We were great ones for conversations often covering great philosophical concepts. Like most teenagers we had a greatly exaggerated sense of our understanding of and insights into life. By virtue of our drug use we reckoned that we’d risen to another level of consciousness. Most everyone else — grown ups in particular — were hopelessly square and took everything at face value. We, on the other hand, were as enlightened as rock stars, who in our estimation were the true great thinkers of the world. Within the lyrics of rock songs were the keys to understanding life. Rock songs were the portals to higher levels of awareness. We constantly strove to reach higher levels of awareness. Politics invariably entered our conversations as we railed against Nixon, Vietnam and social injustice of all kinds. But mostly we laughed and talked about girls and movies and sports. We were basically happy lads though racked with psychological pain that we were not prepared to admit to much less wrestle with. Both Mooney and I were seeing psychiatrists. In my case the benefits of analysis were minimized by my steadfast determination to put on a good show for the doctor by being as cool as I possibly could and betraying no vulnerabilities.

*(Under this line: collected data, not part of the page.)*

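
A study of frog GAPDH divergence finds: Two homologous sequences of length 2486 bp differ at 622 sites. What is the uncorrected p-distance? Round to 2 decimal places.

p = 622/2486 = 0.250201… ≈ 0.25 (to 2 d.p.).

0.25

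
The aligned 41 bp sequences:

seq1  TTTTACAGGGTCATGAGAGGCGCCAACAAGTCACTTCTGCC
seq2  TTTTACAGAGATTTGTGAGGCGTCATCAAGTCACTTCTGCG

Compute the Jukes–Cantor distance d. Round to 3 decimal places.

The sequences differ at 8 of 41 sites (9, 11, 12, 13, 16, 23, 26, 41), so p = 8/41 ≈ 0.195122.
d = −(3/4) ln(1 − 4p/3) = −0.75 ln(1 − 0.260163) = −0.75 ln(0.739837)
  = −0.75 × (-0.301325) = 0.225994 substitutions/site.

0.226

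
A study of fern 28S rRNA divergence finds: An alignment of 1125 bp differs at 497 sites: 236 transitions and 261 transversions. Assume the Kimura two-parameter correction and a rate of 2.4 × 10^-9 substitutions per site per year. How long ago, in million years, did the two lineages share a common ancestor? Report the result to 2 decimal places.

142.30

P = 236/1125 ≈ 0.209778 and Q = 261/1125 = 0.232.
Under the Kimura two-parameter model, d = −½ ln(1 − 2P − Q) − ¼ ln(1 − 2Q).
1 − 2P − Q = 0.348444, giving −½ ln(0.348444) = 0.527139.
1 − 2Q = 0.536, giving −¼ ln(0.536) = 0.155905.
d = 0.527139 + 0.155905 = 0.683044.
Under a molecular clock d = 2μt, so t = d/(2μ) = 0.683044 / (2 × 2.4 × 10^-9) = 142.30 million years.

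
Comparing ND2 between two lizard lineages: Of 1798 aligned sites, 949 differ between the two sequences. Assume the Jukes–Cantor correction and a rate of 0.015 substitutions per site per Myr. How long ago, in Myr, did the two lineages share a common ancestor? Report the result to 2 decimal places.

p = 949/1798 ≈ 0.527809.
d = −(3/4) ln(1 − 4p/3) = −0.75 ln(1 − 0.703745) = −0.75 ln(0.296255)
  = −0.75 × (-1.216535) = 0.912401 substitutions/site.
Under a molecular clock d = 2μt, so t = d/(2μ) = 0.912401 / (2 × 0.015) = 30.41 Myr.

30.41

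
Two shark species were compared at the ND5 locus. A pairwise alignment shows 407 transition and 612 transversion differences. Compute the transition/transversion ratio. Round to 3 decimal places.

0.665

R = 407/612 = 0.665032… ≈ 0.665 (to 3 d.p.).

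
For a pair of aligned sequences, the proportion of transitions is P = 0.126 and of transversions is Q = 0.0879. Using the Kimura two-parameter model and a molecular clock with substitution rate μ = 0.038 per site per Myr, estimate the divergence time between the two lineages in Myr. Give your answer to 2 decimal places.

3.37

Under the Kimura two-parameter model, d = −½ ln(1 − 2P − Q) − ¼ ln(1 − 2Q).
1 − 2P − Q = 0.6601, giving −½ ln(0.6601) = 0.207682.
1 − 2Q = 0.8242, giving −¼ ln(0.8242) = 0.048336.
d = 0.207682 + 0.048336 = 0.256018.
Under a molecular clock d = 2μt, so t = d/(2μ) = 0.256018 / (2 × 0.038) = 3.37 Myr.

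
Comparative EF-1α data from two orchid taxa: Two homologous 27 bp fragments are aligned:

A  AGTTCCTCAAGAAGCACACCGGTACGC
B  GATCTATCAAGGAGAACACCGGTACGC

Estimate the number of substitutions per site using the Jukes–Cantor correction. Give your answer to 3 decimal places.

0.318

The sequences differ at 7 of 27 sites (1, 2, 4, 5, 6, 12, 15), so p = 7/27 ≈ 0.259259.
d = −(3/4) ln(1 − 4p/3) = −0.75 ln(1 − 0.345679) = −0.75 ln(0.654321)
  = −0.75 × (-0.424157) = 0.318118 substitutions/site.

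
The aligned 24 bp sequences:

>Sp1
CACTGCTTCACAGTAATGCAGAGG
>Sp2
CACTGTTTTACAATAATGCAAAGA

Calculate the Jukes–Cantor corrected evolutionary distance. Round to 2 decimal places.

The sequences differ at 5 of 24 sites (6, 9, 13, 21, 24), so p = 5/24 ≈ 0.208333.
d = −(3/4) ln(1 − 4p/3) = −0.75 ln(1 − 0.277777) = −0.75 ln(0.722223)
  = −0.75 × (-0.325421) = 0.244066 substitutions/site.

0.24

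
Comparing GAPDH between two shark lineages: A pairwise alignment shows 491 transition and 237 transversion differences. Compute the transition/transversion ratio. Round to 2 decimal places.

2.07

R = 491/237 = 2.071729… ≈ 2.07 (to 2 d.p.).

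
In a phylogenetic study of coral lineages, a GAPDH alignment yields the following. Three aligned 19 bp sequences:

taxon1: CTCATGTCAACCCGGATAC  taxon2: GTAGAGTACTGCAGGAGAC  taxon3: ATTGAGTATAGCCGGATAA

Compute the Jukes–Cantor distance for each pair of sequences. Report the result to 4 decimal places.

taxon1–taxon2: 10/19 sites differ → p ≈ 0.526316, d = −0.75 ln(1 − 0.701755) = 0.907380 ≈ 0.9074.
taxon1–taxon3: 8/19 sites differ → p ≈ 0.421053, d = −0.75 ln(1 − 0.561404) = 0.618132 ≈ 0.6181.
taxon2–taxon3: 7/19 sites differ → p ≈ 0.368421, d = −0.75 ln(1 − 0.491228) = 0.506816 ≈ 0.5068.

d(taxon1,taxon2) = 0.9074, d(taxon1,taxon3) = 0.6181, d(taxon2,taxon3) = 0.5068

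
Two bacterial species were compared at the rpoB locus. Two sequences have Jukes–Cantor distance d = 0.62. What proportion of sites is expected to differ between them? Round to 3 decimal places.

p = (3/4)(1 − e^(−4d/3)) = 0.75 × (1 − e^(-0.826667)) = 0.75 × (1 − 0.437505) = 0.421871.

0.422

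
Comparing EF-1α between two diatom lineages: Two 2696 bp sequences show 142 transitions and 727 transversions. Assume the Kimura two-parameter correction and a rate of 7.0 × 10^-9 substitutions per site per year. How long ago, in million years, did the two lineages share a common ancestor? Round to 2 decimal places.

P = 142/2696 ≈ 0.052671 and Q = 727/2696 ≈ 0.269659.
Under the Kimura two-parameter model, d = −½ ln(1 − 2P − Q) − ¼ ln(1 − 2Q).
1 − 2P − Q = 0.624999, giving −½ ln(0.624999) = 0.235003.
1 − 2Q = 0.460682, giving −¼ ln(0.460682) = 0.193762.
d = 0.235003 + 0.193762 = 0.428765.
Under a molecular clock d = 2μt, so t = d/(2μ) = 0.428765 / (2 × 7.0 × 10^-9) = 30.63 million years.

30.63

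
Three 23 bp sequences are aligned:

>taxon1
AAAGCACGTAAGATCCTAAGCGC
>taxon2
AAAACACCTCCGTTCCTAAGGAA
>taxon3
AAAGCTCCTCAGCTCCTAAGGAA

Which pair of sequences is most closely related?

taxon1–taxon2: 8/23 differ, p = 0.348, d = 0.467.
taxon1–taxon3: 7/23 differ, p = 0.304, d = 0.390.
taxon2–taxon3: 4/23 differ, p = 0.174, d = 0.198.
The smallest distance is between taxon2 and taxon3.

taxon2 and taxon3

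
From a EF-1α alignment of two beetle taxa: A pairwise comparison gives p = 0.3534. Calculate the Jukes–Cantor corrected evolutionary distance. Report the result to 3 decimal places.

d = −(3/4) ln(1 − 4p/3) = −0.75 ln(1 − 0.4712) = −0.75 ln(0.5288)
  = −0.75 × (-0.637145) = 0.477859 substitutions/site.

0.478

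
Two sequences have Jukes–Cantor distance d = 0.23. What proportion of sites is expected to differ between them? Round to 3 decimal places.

p = (3/4)(1 − e^(−4d/3)) = 0.75 × (1 − e^(-0.306667)) = 0.75 × (1 − 0.735896) = 0.198078.

0.198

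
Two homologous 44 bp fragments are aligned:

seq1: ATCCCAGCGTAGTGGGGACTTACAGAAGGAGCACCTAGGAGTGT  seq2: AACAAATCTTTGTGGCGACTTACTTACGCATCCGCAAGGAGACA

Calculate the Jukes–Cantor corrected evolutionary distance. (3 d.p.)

The sequences differ at 18 of 44 sites, so p = 18/44 ≈ 0.409091.
d = −(3/4) ln(1 − 4p/3) = −0.75 ln(1 − 0.545455) = −0.75 ln(0.454545)
  = −0.75 × (-0.788458) = 0.591344 substitutions/site.

0.591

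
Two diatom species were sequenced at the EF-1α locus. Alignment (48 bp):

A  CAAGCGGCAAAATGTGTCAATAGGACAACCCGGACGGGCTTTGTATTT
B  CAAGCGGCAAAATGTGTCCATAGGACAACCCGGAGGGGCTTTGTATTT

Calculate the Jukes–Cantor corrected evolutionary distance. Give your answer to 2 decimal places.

0.04

The sequences differ at 2 of 48 sites (19, 35), so p = 2/48 ≈ 0.041667.
d = −(3/4) ln(1 − 4p/3) = −0.75 ln(1 − 0.055556) = −0.75 ln(0.944444)
  = −0.75 × (-0.057159) = 0.042869 substitutions/site.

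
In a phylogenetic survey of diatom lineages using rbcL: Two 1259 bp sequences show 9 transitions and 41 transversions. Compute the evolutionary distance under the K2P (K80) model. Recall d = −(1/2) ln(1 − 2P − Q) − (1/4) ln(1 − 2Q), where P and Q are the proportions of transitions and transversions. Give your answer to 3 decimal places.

P = 9/1259 ≈ 0.007149 and Q = 41/1259 ≈ 0.032566.
Under the Kimura two-parameter model, d = −½ ln(1 − 2P − Q) − ¼ ln(1 − 2Q).
1 − 2P − Q = 0.953136, giving −½ ln(0.953136) = 0.023999.
1 − 2Q = 0.934868, giving −¼ ln(0.934868) = 0.016837.
d = 0.023999 + 0.016837 = 0.040836.

0.041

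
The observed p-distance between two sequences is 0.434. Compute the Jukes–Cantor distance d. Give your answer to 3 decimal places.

0.648

d = −(3/4) ln(1 − 4p/3) = −0.75 ln(1 − 0.578667) = −0.75 ln(0.421333)
  = −0.75 × (-0.864332) = 0.648249 substitutions/site.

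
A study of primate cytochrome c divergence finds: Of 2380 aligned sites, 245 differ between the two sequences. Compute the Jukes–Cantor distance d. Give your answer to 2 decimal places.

p = 245/2380 ≈ 0.102941.
d = −(3/4) ln(1 − 4p/3) = −0.75 ln(1 − 0.137255) = −0.75 ln(0.862745)
  = −0.75 × (-0.147636) = 0.110727 substitutions/site.

0.11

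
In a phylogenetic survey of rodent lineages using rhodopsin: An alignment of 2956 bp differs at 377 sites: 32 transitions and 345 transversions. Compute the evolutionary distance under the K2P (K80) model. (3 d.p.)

P = 32/2956 ≈ 0.010825 and Q = 345/2956 ≈ 0.116712.
Under the Kimura two-parameter model, d = −½ ln(1 − 2P − Q) − ¼ ln(1 − 2Q).
1 − 2P − Q = 0.861638, giving −½ ln(0.861638) = 0.074460.
1 − 2Q = 0.766576, giving −¼ ln(0.766576) = 0.066455.
d = 0.074460 + 0.066455 = 0.140915.

0.141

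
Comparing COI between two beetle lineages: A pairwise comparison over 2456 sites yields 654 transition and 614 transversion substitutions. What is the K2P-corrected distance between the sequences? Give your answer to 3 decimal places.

0.936

P = 654/2456 ≈ 0.266287 and Q = 614/2456 = 0.25.
Under the Kimura two-parameter model, d = −½ ln(1 − 2P − Q) − ¼ ln(1 − 2Q).
1 − 2P − Q = 0.217426, giving −½ ln(0.217426) = 0.762948.
1 − 2Q = 0.5, giving −¼ ln(0.5) = 0.173287.
d = 0.762948 + 0.173287 = 0.936235.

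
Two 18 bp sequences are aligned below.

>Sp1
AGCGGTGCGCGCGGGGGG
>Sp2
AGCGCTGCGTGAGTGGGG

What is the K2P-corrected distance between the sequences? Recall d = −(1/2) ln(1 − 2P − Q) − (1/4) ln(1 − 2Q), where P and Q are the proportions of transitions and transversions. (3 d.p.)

Of 18 sites, 1 differences are transitions and 3 are transversions, so P = 1/18 ≈ 0.055556 and Q = 3/18 ≈ 0.166667.
Under the Kimura two-parameter model, d = −½ ln(1 − 2P − Q) − ¼ ln(1 − 2Q).
1 − 2P − Q = 0.722221, giving −½ ln(0.722221) = 0.162712.
1 − 2Q = 0.666666, giving −¼ ln(0.666666) = 0.101367.
d = 0.162712 + 0.101367 = 0.264079.

0.264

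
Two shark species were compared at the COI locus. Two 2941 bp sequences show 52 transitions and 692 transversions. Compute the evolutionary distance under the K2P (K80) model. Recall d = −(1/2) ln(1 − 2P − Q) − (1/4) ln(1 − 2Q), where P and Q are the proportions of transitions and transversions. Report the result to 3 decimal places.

0.317

P = 52/2941 ≈ 0.017681 and Q = 692/2941 ≈ 0.235294.
Under the Kimura two-parameter model, d = −½ ln(1 − 2P − Q) − ¼ ln(1 − 2Q).
1 − 2P − Q = 0.729344, giving −½ ln(0.729344) = 0.157805.
1 − 2Q = 0.529412, giving −¼ ln(0.529412) = 0.158997.
d = 0.157805 + 0.158997 = 0.316802.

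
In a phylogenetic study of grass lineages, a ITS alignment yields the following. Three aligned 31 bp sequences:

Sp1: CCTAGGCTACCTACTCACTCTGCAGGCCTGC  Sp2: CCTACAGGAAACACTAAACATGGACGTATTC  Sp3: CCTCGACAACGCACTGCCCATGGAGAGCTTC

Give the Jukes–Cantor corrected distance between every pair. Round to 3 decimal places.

Sp1–Sp2: 16/31 sites differ → p ≈ 0.516129, d = −0.75 ln(1 − 0.688172) = 0.873978 ≈ 0.874.
Sp1–Sp3: 13/31 sites differ → p ≈ 0.419355, d = −0.75 ln(1 − 0.55914) = 0.614271 ≈ 0.614.
Sp2–Sp3: 13/31 sites differ → p ≈ 0.419355, d = −0.75 ln(1 − 0.55914) = 0.614271 ≈ 0.614.

d(Sp1,Sp2) = 0.874, d(Sp1,Sp3) = 0.614, d(Sp2,Sp3) = 0.614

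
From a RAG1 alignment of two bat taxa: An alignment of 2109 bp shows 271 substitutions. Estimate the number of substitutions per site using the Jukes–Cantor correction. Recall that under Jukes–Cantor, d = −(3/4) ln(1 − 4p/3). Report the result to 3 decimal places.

0.141

p = 271/2109 ≈ 0.128497.
d = −(3/4) ln(1 − 4p/3) = −0.75 ln(1 − 0.171329) = −0.75 ln(0.828671)
  = −0.75 × (-0.187932) = 0.140949 substitutions/site.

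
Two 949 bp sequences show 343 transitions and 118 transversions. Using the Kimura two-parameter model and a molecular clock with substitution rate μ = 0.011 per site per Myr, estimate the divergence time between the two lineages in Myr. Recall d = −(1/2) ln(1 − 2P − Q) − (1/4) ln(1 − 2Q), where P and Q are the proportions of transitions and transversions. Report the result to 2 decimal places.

P = 343/949 ≈ 0.361433 and Q = 118/949 ≈ 0.124341.
Under the Kimura two-parameter model, d = −½ ln(1 − 2P − Q) − ¼ ln(1 − 2Q).
1 − 2P − Q = 0.152793, giving −½ ln(0.152793) = 0.939336.
1 − 2Q = 0.751318, giving −¼ ln(0.751318) = 0.071482.
d = 0.939336 + 0.071482 = 1.010818.
Under a molecular clock d = 2μt, so t = d/(2μ) = 1.010818 / (2 × 0.011) = 45.95 Myr.

45.95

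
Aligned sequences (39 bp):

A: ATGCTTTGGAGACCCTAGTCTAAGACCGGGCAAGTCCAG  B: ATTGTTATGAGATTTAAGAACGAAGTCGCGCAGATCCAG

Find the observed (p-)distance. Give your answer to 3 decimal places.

0.462

The sequences differ at 18 of 39 positions.
p = 18/39 = 0.461538… ≈ 0.462 (to 3 d.p.).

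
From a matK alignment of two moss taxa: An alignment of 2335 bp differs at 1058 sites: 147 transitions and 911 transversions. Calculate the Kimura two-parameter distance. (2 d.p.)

P = 147/2335 ≈ 0.062955 and Q = 911/2335 ≈ 0.39015.
Under the Kimura two-parameter model, d = −½ ln(1 − 2P − Q) − ¼ ln(1 − 2Q).
1 − 2P − Q = 0.48394, giving −½ ln(0.48394) = 0.362897.
1 − 2Q = 0.2197, giving −¼ ln(0.2197) = 0.378873.
d = 0.362897 + 0.378873 = 0.741770.

0.74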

We did delve into a lot of personal issues during our debauches and this was certainly cathartic although mitigated somewhat by how damn high we got. And get high we did. For my part scholastic achievements, glory on the athletic fields and family relationships didn’t suffer (though one could argue that all three might have been better had I not indulged so much). I received mostly “A”s and was a soccer star and other than my schizophrenic mother, got along famously with family both immediate and extended.

One Saturday the soccer team Mark and I starred on won our league championship. The game was over by early afternoon so we headed over to Mooney’s. He had by this time accumulated several bottles of liquor. This was a rare occasion in that we had no drugs. Booze was not going to be the supplement but the main and only course. We decided to find a secluded spot in the hills and partake.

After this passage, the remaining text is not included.